14

Cannot get why

$ apt-cache policy foo
N: Unable to locate package foo

but

$ apt-cache policy foo 2>&1 | grep .

is empty.

Where in the latter call am I doing the wrong assumption?

The original task: I need to process the apt-cache policy output presumably :-)

UPD:

foo used in my example may be substituted with any package name that does not exist in your apt-get index.

UPD 2:

there is an answer with a workaround. Additional +50 bounty will be awarded to anyone who explains why the 2>&1 solution does not work.

8
  • # apt-cache policy vim 2>&1 |grep . vim: Installed: 2:7.4.712-2 Candidate: 2:7.4.712-2 Version table: *** 2:7.4.712-2 0 500 http://ftp.debian.org/debian/ sid/main amd64 Packages 100 /var/lib/dpkg/status May 6, 2015 at 21:02
  • 1
    @MohsenPahlevanzadeh that's right, now try the exact call (package name) I provided :-)
    – zerkms
    May 6, 2015 at 21:03
  • 3
    @MohsenPahlevanzadeh so? I'm sorry, but are you sure you have read the question (and the title)?
    – zerkms
    May 6, 2015 at 21:06
  • 2
    @MohsenPahlevanzadeh not it's not equal (not even close)
    – zerkms
    May 6, 2015 at 21:09
  • 1
    I run strace apt-cache policy foo 2>&1 and there is a system call ioctl(1, SNDCTL_TMR_TIMEBASE or SNDRV_TIMER_IOCTL_NEXT_DEVICE or TCGETS, {B38400 opost isig icanon echo ...}) = 0 I think because of this call 1(stdout) has problems. I mean it is not written to tty anymore
    – Esref
    May 6, 2015 at 22:16

4 Answers 4

13

If stdout is not a tty (i.e. it's a regular file or a pipe) and if no --quiet option has been specified, apt-cache acts as if you had passed it --quiet=1. A workaround is to pass it a --quiet=0 option.

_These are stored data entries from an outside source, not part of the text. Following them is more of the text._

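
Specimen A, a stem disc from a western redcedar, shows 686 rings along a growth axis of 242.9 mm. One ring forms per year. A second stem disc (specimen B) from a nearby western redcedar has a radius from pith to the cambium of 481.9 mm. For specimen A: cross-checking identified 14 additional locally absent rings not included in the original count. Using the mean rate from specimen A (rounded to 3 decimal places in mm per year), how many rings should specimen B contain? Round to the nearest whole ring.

1389 rings

Specimen A: after corrections the count is 686 + 14 = 700 rings.
A: Extension rate ≈ 242.9 / 700 = 0.347 mm/year.
Specimen B: 481.9 mm / 0.347 mm per year = 1388.76 years ≈ 1389 rings.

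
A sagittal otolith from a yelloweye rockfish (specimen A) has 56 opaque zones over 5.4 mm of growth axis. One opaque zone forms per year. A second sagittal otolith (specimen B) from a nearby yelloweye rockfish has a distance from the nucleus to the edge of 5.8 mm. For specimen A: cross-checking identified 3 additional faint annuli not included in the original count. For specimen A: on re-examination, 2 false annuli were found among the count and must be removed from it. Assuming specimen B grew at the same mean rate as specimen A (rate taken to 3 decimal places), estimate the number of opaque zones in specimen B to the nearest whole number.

61 opaque zones

Specimen A: true opaque zone count = 56 − 2 + 3 = 57.
A: Mean rate = 5.4 mm / 57 years ≈ 0.095 mm per year.
For B, 5.8 / 0.095 = 61.05 years ≈ 61 opaque zones.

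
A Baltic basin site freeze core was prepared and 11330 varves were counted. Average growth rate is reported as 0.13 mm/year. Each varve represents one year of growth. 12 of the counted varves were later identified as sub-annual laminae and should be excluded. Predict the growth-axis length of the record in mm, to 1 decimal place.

1471.3 mm

True varve count = 11330 − 12 = 11318.
Predicted length = 0.13 mm/year × 11318 years = 1471.3 mm.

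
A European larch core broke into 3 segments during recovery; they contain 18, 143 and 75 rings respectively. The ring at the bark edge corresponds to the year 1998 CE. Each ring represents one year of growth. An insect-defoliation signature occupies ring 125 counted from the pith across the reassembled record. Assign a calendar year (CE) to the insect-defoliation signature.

1887 CE

Total rings = 18 + 143 + 75 = 236.
Between ring 125 and the bark edge there are 236 − 125 = 111 rings.
1998 − 111 = 1887 CE.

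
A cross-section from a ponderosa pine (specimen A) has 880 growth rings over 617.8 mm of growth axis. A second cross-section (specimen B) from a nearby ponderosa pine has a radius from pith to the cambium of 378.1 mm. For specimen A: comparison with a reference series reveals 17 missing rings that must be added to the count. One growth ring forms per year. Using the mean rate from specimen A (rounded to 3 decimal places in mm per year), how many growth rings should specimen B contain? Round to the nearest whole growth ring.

549 growth rings

Specimen A: adjusted count: 880 + 17 = 897 growth rings.
A: Mean rate = 617.8 mm / 897 years ≈ 0.689 mm/yr.
B spans 378.1 / 0.689 = 548.77 years ≈ 549 growth rings.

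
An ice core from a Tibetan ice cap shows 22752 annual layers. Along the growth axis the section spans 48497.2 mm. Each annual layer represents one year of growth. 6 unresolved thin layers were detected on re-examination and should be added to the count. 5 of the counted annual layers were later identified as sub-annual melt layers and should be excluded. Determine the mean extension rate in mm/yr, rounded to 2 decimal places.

Adjusted count: 22752 − 5 + 6 = 22753 annual layers.
48497.2 mm over 22753 years gives 48497.2 / 22753 ≈ 2.13 mm/yr.

2.13 mm/yr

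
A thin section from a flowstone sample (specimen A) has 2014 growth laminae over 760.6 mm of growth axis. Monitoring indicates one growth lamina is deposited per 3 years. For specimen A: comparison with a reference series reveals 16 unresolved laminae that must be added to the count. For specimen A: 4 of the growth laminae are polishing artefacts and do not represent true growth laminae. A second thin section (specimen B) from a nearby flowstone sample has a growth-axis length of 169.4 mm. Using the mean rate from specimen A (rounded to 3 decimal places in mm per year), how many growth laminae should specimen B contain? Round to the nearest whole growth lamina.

Specimen A: adjusted count: 2014 − 4 + 16 = 2026 growth laminae.
Specimen A: multiplying by 3 years per growth lamina: 2026 × 3 = 6078 years.
A: 760.6 mm over 6078 years gives 760.6 / 6078 ≈ 0.125 mm/year.
Specimen B: 169.4 mm / 0.125 mm per year = 1355.20 years; at 3 years per growth lamina that is 1355.20 / 3 ≈ 452 growth laminae.

452 growth laminae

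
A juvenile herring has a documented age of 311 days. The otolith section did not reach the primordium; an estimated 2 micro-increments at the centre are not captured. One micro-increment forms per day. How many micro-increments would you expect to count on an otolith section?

One micro-increment per day gives 311 micro-increments over 311 days.
Subtracting the 2 micro-increments not captured gives 311 − 2 = 309 micro-increments in the record.

309 micro-increments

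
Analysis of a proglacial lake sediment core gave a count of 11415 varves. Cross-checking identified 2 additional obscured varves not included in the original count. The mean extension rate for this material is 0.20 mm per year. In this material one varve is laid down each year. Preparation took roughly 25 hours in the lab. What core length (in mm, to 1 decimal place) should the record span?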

$ apt-cache --quiet=0 policy foo 2>&1 | grep .
N: Unable to locate package foo
3
  • |& golfs 2>&1 | :-) Jul 26, 2015 at 8:41
  • I can't imagine what the developers of apt-cache were thinking when they decided to do this. Unless they wanted to confuse users, of course. In which case they've done a great job! Aug 27, 2021 at 17:46
  • @FabiosaysReinstateMonica —quiet is supposed to let you suppress progress messages. The decision in apt-cache to have it suppress error messages as well might be a bug. I’ll look. Aug 29, 2021 at 6:03
10

There seems to be some cheaty behavior for redirections in apt-cache. But we can cheat a cheater by swapping stdout and stderr!

Try this one, it should work:

apt-cache policy foo 3>&1 1>&2 2>&3 3>&- | grep .
8

If you run strace apt-cache policy foo 2>&1 command, you can see the line ioctl(1, SNDCTL_TMR_TIMEBASE or SNDRV_TIMER_IOCTL_NEXT_DEVICE or TCGETS, {B38400 opost isig icanon echo ...}) = 0

Because that command manipulates the 1(stdout), 1 is not written to stdout anymore. And if you redirect 2 to 1, you lost both of them.

Edit: Here is a some code sample from apt-cache source code:

// Deal with stdout not being a tty
   if (!isatty(STDOUT_FILENO) && _config->FindI("quiet", -1) == -1)
      _config->Set("quiet","1");
5
  • Okay. Any way to capture them both?
    – zerkms
    May 6, 2015 at 23:05
  • 1
    I could not find any way other than like @Mr_Mig's answer. (Mine was apt-cache policy foo 1>&2 2>&1 | grep .) But I find that in the source code apt apt-cache :) // Deal with stdout not being a tty if (!isatty(STDOUT_FILENO) && _config->FindI("quiet", -1) == -1) _config->Set("quiet","1");
    – Esref
    May 7, 2015 at 0:39
  • Btw, I also was pointed by someone to the same point in sources just few minutes ago :-) And a potentially better solution script -c "sudo apt-cache policy foo" | grep Unable which requires installing a script though. As advised - I will put +50 here in 2 days (SE does not let to do it earlier)
    – zerkms
    May 7, 2015 at 0:55
  • 2
    @Esref Your comment about "I find that in the source code apt apt-cache..." should be in the answer, so please add it there. +1. : May 7, 2015 at 9:08
  • Oh god, there is no +50 bounty option anymore :-(
    – zerkms
    May 10, 2015 at 4:31
3

A "better" solution would be to use a script utility:

script -c "apt-cache policy foo" /dev/null | grep .

That way it intercepts all the output and forwards it to the stdout.

The only drawback is that you need to install the script if you don't have it yet. In ubunty it's provided by bsdutils package.